Attack of the Killer Algorithms – “Algo Duping 101″
The Giving Pledge–Philanthropy On Steroids, Extreme Giving Needed As Markets Still Overrate and Over Value Intangible Algorithmic Queries and Executes, “Money Sucking Code”–Not The Tangible Assets We All Need To Exist…
The screenshots by the way reference a game that has been created to exploit the data selling epidemic and you can read more here and watch the video, it’s very well done and factual as well when it tosses reality in your face and of course it’s everyone’s individual choice to choose reality or “so called magic”…again as more algorithmic formulas clash and grind with the establishment of a “static law”, it’s not going to stop or change until we explore some better methodologies so as a consumer of the 99% you can pretty much count on the fact that the rich will continue to get wealthier as we lose even more ground and are at the mercy of what the “rich” corporations want to allow for the rest in the way of money and access…this really needs a fix and a joint effort from all and a full embracement of reality of how the machines are programmed to function to work to direct decisions in today’s word.
Business should be held accountable and be transparent as there’s no other way to even up the technology advantages if not. Scroll on down and watch the 2nd video in the footer, the Quant video and see how sometimes there’s no physics in business models and as Paul Wilmott says, “we’ll just choose six” when the Quants run out of logic and data mechanics to even build a model so you end up with erroneous fictional algebra that keeps moving money to the 1%.

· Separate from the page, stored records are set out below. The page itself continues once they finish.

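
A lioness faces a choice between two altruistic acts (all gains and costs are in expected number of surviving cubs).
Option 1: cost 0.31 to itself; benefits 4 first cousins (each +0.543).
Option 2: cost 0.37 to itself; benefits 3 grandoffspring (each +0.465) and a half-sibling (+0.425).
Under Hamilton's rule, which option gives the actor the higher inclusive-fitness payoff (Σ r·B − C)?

Option 1: r to a first cousin = 0.125.
Option 1: Σ r·B − C = (4·0.125·0.543) − 0.31 = -0.0385.
Option 2: r to a grandoffspring = 0.25.
Option 2: r to a half-sibling = 0.25.
Option 2: Σ r·B − C = (3·0.25·0.465 + 1·0.25·0.425) − 0.37 = 0.085.
Option 2 has the higher net inclusive-fitness payoff.

Option 2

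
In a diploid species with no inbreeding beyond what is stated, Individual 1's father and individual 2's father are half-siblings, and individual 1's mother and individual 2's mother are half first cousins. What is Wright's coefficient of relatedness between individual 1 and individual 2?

0.078125

Wright's path rule: contributions from independent ancestry routes add.
Individual 1 and individual 2 are related in two ways: half first cousins through their fathers (r = 1/16) and half second cousins through their mothers (r = 1/64).
r = 1/16 + 1/64 = 5/64 = 0.078125.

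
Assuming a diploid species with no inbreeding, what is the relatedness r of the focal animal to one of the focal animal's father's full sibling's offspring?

Each parent–offspring link contributes a factor of 1/2, and independent paths through distinct common ancestors add.
First cousins share one grandparent pair — two paths of length 4: r = 2·(1/2)^4 = 1/8.

0.125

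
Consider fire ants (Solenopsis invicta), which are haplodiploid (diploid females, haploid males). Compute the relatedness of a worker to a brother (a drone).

0.25

Her haploid brother carries none of their father's genes and a random half of their mother's genome; that half matches the maternal half of her own genome with probability 1/2: r = 1/2 · 1/2 = 1/4.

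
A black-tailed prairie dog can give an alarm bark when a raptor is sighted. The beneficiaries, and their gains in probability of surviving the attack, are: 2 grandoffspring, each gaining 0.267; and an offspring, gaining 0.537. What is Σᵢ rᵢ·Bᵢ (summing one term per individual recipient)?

r to a grandoffspring = 1/4 (two parent–offspring links: r = (1/2)^2 = 1/4).
r to an offspring = 0.5 (one parent–offspring link: r = (1/2)^1 = 1/2).
Summing one r·B term per recipient: 2·0.25·0.267 + 1·0.5·0.537 = 0.402.

0.402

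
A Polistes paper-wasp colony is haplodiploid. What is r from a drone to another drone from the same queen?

Haploid brothers each carry a random half of the queen's diploid genome, so on average they share half: r = 1/2.

0.5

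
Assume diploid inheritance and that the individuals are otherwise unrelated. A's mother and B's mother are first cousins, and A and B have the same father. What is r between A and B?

With two independent routes of shared ancestry, r is the sum of the two contributions.
A and B are related in two ways: second cousins through their mothers (r = 1/32) and half-sibs through their shared father (r = 1/4).
r = 1/32 + 1/4 = 9/32 = 0.28125.

0.28125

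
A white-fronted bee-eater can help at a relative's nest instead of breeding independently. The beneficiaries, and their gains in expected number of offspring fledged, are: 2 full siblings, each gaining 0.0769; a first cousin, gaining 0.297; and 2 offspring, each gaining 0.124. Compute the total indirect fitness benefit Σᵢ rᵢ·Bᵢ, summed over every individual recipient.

r to a full sibling = 1/2 (full sibs share both parents — two paths of length 2: r = 2·(1/2)^2 = 1/2).
r to a first cousin = 1/8 (first cousins share one grandparent pair — two paths of length 4: r = 2·(1/2)^4 = 1/8).
r to an offspring = 0.5 (one parent–offspring link: r = (1/2)^1 = 1/2).
Summing one r·B term per recipient: 2·0.5·0.0769 + 1·0.125·0.297 + 2·0.5·0.124 = 0.238025.

0.238025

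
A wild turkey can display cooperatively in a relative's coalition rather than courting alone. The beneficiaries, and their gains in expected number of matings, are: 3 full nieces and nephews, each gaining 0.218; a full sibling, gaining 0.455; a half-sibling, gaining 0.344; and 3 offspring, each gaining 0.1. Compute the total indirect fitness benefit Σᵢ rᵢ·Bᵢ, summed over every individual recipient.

0.627

r to a full niece or nephew = 0.25 (full aunt/uncle↔niece/nephew: two paths of length 3 through the shared grandparent pair: r = 2·(1/2)^3 = 1/4).
r to a full sibling = 0.5 (full sibs share both parents — two paths of length 2: r = 2·(1/2)^2 = 1/2).
r to a half-sibling = 1/4 (half-sibs share one parent — one path of length 2: r = (1/2)^2 = 1/4).
r to an offspring = 0.5 (one parent–offspring link: r = (1/2)^1 = 1/2).
Summing one r·B term per recipient: 3·0.25·0.218 + 1·0.5·0.455 + 1·0.25·0.344 + 3·0.5·0.1 = 0.627.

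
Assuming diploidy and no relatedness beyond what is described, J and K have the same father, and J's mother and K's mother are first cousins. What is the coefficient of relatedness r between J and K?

Wright's path rule: contributions from independent ancestry routes add.
J and K are related in two ways: half-sibs through their shared father (r = 1/4) and second cousins through their mothers (r = 1/32).
r = 1/4 + 1/32 = 9/32 = 0.28125.

0.28125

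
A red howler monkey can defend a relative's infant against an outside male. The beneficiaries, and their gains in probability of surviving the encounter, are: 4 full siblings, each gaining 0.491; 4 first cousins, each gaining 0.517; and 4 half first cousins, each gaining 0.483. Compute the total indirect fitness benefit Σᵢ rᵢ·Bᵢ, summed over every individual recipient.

r to a full sibling = 0.5 (full sibs share both parents — two paths of length 2: r = 2·(1/2)^2 = 1/2).
r to a first cousin = 0.125 (first cousins share one grandparent pair — two paths of length 4: r = 2·(1/2)^4 = 1/8).
r to a half first cousin = 0.0625 (half first cousins share one grandparent — one path of length 4: r = (1/2)^4 = 1/16).
Summing one r·B term per recipient: 4·0.5·0.491 + 4·0.125·0.517 + 4·0.0625·0.483 = 1.36125.

1.36125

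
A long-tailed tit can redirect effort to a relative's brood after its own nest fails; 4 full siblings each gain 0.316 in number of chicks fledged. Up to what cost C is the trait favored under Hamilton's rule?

0.632

r to a full sibling = 0.5 (full sibs share both parents — two paths of length 2: r = 2·(1/2)^2 = 1/2).
Hamilton's rule: n·r·B > C, so the trait is favored while C < n·r·B = 4·0.5·0.316 = 0.632.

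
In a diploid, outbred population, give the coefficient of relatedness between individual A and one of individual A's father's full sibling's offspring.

0.125

Each parent–offspring link contributes a factor of 1/2, and independent paths through distinct common ancestors add.
First cousins share one grandparent pair — two paths of length 4: r = 2·(1/2)^4 = 1/8.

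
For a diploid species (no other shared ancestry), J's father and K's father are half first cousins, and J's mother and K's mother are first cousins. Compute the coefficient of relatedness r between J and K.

With two independent routes of shared ancestry, r is the sum of the two contributions.
J and K are related in two ways: half second cousins through their fathers (r = 1/64) and second cousins through their mothers (r = 1/32).
r = 1/64 + 1/32 = 0.046875.

0.046875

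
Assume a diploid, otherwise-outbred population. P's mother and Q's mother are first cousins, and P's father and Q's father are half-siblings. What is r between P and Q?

0.09375

Relatedness sums over independent paths through distinct common ancestors.
P and Q are related in two ways: second cousins through their mothers (r = 1/32) and half first cousins through their fathers (r = 1/16).
r = 1/32 + 1/16 = 3/32 = 0.09375.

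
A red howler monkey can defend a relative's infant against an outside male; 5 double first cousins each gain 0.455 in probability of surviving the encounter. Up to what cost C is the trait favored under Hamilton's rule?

r to a double first cousin = 1/4 (double first cousins share both grandparent pairs — four paths of length 4: r = 4·(1/2)^4 = 1/4).
Hamilton's rule: n·r·B > C, so the trait is favored while C < n·r·B = 5·0.25·0.455 = 0.56875.

0.56875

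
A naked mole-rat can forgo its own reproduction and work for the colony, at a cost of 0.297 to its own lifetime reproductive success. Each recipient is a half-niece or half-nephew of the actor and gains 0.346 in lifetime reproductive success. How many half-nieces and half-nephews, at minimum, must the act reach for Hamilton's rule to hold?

r to a half-niece or half-nephew = 1/8 (half-aunt/uncle↔niece/nephew: one path of length 3: r = (1/2)^3 = 1/8).
Hamilton's rule: n·r·B > C  ⇒  n > C/(r·B) = 0.297/(0.125·0.346) = 6.867.
The smallest integer exceeding 6.867 is 7.

7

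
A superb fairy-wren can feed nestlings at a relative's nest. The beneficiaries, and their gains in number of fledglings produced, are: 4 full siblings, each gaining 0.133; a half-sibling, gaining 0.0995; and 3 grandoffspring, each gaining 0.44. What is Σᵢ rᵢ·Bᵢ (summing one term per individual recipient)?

r to a full sibling = 0.5 (full sibs share both parents — two paths of length 2: r = 2·(1/2)^2 = 1/2).
r to a half-sibling = 1/4 (half-sibs share one parent — one path of length 2: r = (1/2)^2 = 1/4).
r to a grandoffspring = 1/4 (two parent–offspring links: r = (1/2)^2 = 1/4).
Summing one r·B term per recipient: 4·0.5·0.133 + 1·0.25·0.0995 + 3·0.25·0.44 = 0.620875.

0.620875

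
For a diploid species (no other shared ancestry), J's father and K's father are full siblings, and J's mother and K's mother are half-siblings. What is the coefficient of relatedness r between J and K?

0.1875

With two independent routes of shared ancestry, r is the sum of the two contributions.
J and K are related in two ways: first cousins through their fathers (r = 1/8) and half first cousins through their mothers (r = 1/16).
r = 1/8 + 1/16 = 3/16 = 0.1875.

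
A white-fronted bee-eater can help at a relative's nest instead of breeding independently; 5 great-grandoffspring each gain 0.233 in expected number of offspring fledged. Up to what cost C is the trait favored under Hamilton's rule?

r to a great-grandoffspring = 0.125 (three parent–offspring links: r = (1/2)^3 = 1/8).
Hamilton's rule: n·r·B > C, so the trait is favored while C < n·r·B = 5·0.125·0.233 = 0.145625.

0.145625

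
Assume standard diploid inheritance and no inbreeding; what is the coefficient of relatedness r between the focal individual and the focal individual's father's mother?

Each parent–offspring link contributes a factor of 1/2, and independent paths through distinct common ancestors add.
Two parent–offspring links: r = (1/2)^2 = 1/4.

0.25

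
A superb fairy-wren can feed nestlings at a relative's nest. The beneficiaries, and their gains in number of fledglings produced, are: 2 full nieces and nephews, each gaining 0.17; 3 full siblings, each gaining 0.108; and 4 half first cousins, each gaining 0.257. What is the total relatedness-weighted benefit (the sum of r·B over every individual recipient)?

r to a full niece or nephew = 1/4 (full aunt/uncle↔niece/nephew: two paths of length 3 through the shared grandparent pair: r = 2·(1/2)^3 = 1/4).
r to a full sibling = 1/2 (full sibs share both parents — two paths of length 2: r = 2·(1/2)^2 = 1/2).
r to a half first cousin = 1/16 (half first cousins share one grandparent — one path of length 4: r = (1/2)^4 = 1/16).
Summing one r·B term per recipient: 2·0.25·0.17 + 3·0.5·0.108 + 4·0.0625·0.257 = 0.31125.

0.31125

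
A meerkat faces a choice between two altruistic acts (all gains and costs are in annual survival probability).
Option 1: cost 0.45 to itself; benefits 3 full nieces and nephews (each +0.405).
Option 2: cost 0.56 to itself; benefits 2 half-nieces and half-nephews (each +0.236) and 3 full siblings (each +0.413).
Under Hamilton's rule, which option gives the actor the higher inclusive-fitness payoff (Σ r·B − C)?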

So below you have the next “let’s pick six” remedy below with delaying enrollment by a month to allow the Quants of the insurance companies the opportunity to create new models, and will we ask to see them, probably not as gov can’t or won’t model and seems to be permanently placed behind one big eight ball. Look at the classifieds sometimes and see the large number of job openings at health insurers for Quants. BD
President Obama’s Decision to Extend Insurance Polices Will Help Consumers While Insurers Bring Out Their Quants to Re-Design Their Business Intelligence Profit Models-And Are We Over Segmented In Practice?
Health and Human Services plans to delay the start of the second year of Obamacare enrollment by one month to allow insurers more time to set rates after assessing their plan experiences during 2014, a department official said Thursday night.
The decision means that sign-ups for the 2015 plan year would begin on Nov. 15, 2014 and end on Jan. 15, 2015 instead of the Oct. 15-Dec. 7 window previously announced. The date change, first reported by Bloomberg, also lengthens the enrollment period by a week. Doing so would give companies more opportunity to account for individuals, particularly young adults, who come in late during the plan’s first year, which has gotten off to a rocky start. The goal is premiums that more accurately reflect costs for those insured.
The HHS official termed the change “good news for consumers, who will have more time to learn about plans before enrolling.” Insurers would have until late May 2014 to submit applications to offer health plans during 2015, and the state and federal exchanges would get more breathing room to ensure their enrollment systems are ready for individuals.
The change will not affect any coverage during Obamacare’s first year, which is set to begin on Jan. 1.